By sheer coincidence Costas and Crazy Briggs rescue a blonde woman being attacked by the entire pack one night and, with guns loaded and black outfits at the ready, manage to kill one whole werehyena. Now within 3 minutes you’ll know why this woman has been brought into the movie through a combination of weak storyline and her ability to spell out how she grew up in a very competitive environment where her mother encouraged her to compete against her many, many sisters. Think you’ve got it? Good. Because  it was all lost on Costas Mandylor. Thrown in amongst all of this are dark and twisty emo-jocks initiating a baby-faced young man, a Chinese man with a petrol station and several chickens, a group of Latino mechanics involved in a turf war with the emo-jocks, an interracial love story and a moral lesson on what it means to be an American.
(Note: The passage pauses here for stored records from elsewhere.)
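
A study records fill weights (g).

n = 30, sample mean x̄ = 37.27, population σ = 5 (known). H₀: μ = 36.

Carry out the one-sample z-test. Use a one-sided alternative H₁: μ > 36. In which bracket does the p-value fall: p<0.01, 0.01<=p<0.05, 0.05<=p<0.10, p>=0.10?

p-value bracket: 0.05<=p<0.10

SE = σ/√n = 5/√30 = 0.9129
z = (x̄−μ₀)/SE = (37.27−36)/0.9129 = 1.3912
p-value (one-sided, H₁ greater) = 0.08208
→ bracket: 0.05<=p<0.10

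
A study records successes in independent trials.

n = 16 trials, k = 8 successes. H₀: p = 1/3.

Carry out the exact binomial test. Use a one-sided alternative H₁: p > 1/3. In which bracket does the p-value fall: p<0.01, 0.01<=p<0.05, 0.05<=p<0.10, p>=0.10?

Exact binomial: n=16, k=8, p₀=1/3=0.3333
P(X≥8) from Σ C(n,i)·p₀^i·(1−p₀)^(n−i)
p-value (one-sided, H₁ greater) = 0.12650
→ bracket: p>=0.10

p-value bracket: p>=0.10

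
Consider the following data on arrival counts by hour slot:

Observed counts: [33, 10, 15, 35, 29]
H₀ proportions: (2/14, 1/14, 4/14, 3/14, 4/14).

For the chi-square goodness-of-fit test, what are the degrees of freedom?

degrees of freedom = 4

df = k − 1 = 5 − 1 = 4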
You wouldn’t think that so many different things could be brought together to form a cohesive, enjoyable, suspenseful movie. And if you thought that, my friend you were dead right!


  • You don’t need a car seat. You can just throw your child in the back.
  • Costas Mandylor doesn’t speak in obvious hints.
  • Police don’t need to bag evidence or wear gloves. They can just pick it up and shove it in their pockets.
  • Women think you can use a crowbar to remove a tyre.
  • Women should always strip before transforming into a hyena.
  • Women should always step back in an ordered fashion when a turf war breaks out.


Posted on May 23, 2011, in Awful Level: High and tagged , , , , , , , , , , , , , , . Bookmark the permalink. 3 Comments.

  1. Wow. And I thought Howling 3 The Marsupials was a dumb idea.

    • The marsupial werewolves were an equally dumb idea. This is almost like The Howling 3 of the 2000s, except I really hope that they don’t turn this into a franchise!